13, 574, 521, 725, 00 – Just a reminder the national debt has risen by around $50 million since I began writing this article.

It is not as though many church leaders are not trying to respond to the slavery debt imposes on the people they lead.  Many churches have opened debt advice centers, begun group studies on sound principles of handing money, and sought to offer other encouragement to those dealing with the debt in their personal lives. At the same time, not everyone who says they offer “Christian” debt services is to be trusted. In fact, there are some companies that use the word “Christian” in the advertising and then offer obscenely inflated interest rates, supposedly, to help people consolidate their debts and break free of their financial slavery.

So the question arises—is church indebtedness a reflection of society or the other way around? In truth, our national attitude toward debt and the church’s part in that are linked. Christians can’t fault politicians and national decision makers for their irresponsible squandering of the national treasury when the church turns a blind eye to its own faithless ways of handling money. A number of churches are beginning to cut back on giving to missions, community outreach projects, and salaries for “non-essential” personnel. Often times these non-essential salaries involve things like pregnancy resource centers, missions to the homeless, and other endeavors that would reduce the burden to the federal government.  And most problematic of all are the churches that are now looking to the government to fund what once were missions of the church.

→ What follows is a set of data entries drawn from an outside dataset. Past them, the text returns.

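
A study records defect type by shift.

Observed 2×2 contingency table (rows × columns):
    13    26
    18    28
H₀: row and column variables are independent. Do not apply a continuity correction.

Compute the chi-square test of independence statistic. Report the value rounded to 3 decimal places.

Row totals [39, 46], col totals [31, 54], n=85
χ² = (13−14.22)²/14.22 + (26−24.78)²/24.78 + (18−16.78)²/16.78 + (28−29.22)²/29.22 = 0.3061
df = 1

test statistic = 0.306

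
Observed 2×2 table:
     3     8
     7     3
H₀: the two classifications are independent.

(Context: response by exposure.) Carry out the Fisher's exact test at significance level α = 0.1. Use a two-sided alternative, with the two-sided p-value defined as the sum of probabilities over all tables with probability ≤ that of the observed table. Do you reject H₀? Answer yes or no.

reject H₀: yes

Margins: r₁=11, r₂=10, c₁=10, c₂=11, n=21
p_obs = C(11,3)·C(10,7)/C(21,10); sum pmf over tables with pmf ≤ p_obs
p-value (two-sided) = 0.08611
At α=0.1: p < α → reject H₀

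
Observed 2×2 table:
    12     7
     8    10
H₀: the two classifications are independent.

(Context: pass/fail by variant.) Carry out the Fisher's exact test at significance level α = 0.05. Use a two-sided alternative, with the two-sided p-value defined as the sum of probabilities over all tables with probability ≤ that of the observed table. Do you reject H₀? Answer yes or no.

Margins: r₁=19, r₂=18, c₁=20, c₂=17, n=37
p_obs = C(19,12)·C(18,8)/C(37,20); sum pmf over tables with pmf ≤ p_obs
p-value (two-sided) = 0.32998
At α=0.05: p ≥ α → fail to reject H₀

reject H₀: no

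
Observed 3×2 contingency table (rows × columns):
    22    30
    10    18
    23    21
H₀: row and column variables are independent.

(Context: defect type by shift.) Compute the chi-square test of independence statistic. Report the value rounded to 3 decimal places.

Row totals [52, 28, 44], col totals [55, 69], n=124
χ² = (22−23.06)²/23.06 + (30−28.94)²/28.94 + (10−12.42)²/12.42 + (18−15.58)²/15.58 + (23−19.52)²/19.52 + (21−24.48)²/24.48 = 2.0529
df = 2

test statistic = 2.053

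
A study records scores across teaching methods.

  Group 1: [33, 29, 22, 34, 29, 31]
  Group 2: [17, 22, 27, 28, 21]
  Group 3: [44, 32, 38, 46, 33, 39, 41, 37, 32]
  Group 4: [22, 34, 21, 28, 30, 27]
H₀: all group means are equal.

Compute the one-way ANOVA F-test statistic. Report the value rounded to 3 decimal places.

test statistic = 12.646

Group means [29.67, 23.00, 38.00, 27.00], grand mean 30.654
SSB = Σnᵢ(x̄ᵢ−x̄)² = 864.551; SSW = ΣΣ(x−x̄ᵢ)² = 501.333
MSB = 864.551/3 = 288.1838; MSW = 501.333/22 = 22.7879
F = MSB/MSW = 12.6464
df = (3, 22)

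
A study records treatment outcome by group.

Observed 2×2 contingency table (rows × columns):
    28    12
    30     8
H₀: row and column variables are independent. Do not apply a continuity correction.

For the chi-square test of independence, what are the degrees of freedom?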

Somehow it seems we need a few more George Muellers today, people of faith who live responsibly with the finances God has blessed them with and are a blessing to others through those finances. Perhaps we need more institutions like Hillsdale College. Recognized as one of the best private liberal art colleges in America, Hillsdale accepts no federal or state taxpayer funding of any kind. That includes student financial aid all while operating with very limited debt. Perhaps pastors would do better to present biblical models of handling money rather than modeling irresponsible financial practices themselves. Perhaps Christian parents could learn to say no to deepening their debt by giving that 16-year-old a new car they have yet to work a day to earn. Perhaps we as voters could send a message on Election Day that we want our leaders to act responsibly even if that means cutting programs in our own districts. Perhaps, as David Platt has suggested in his new book Radical, we could learn to adjust our lifestyles as a better reflection of the model Christ gave us. Perhaps we could just act like adults for a change.

By the way, our national debt has grown another $42 million since the last time I mentioned it.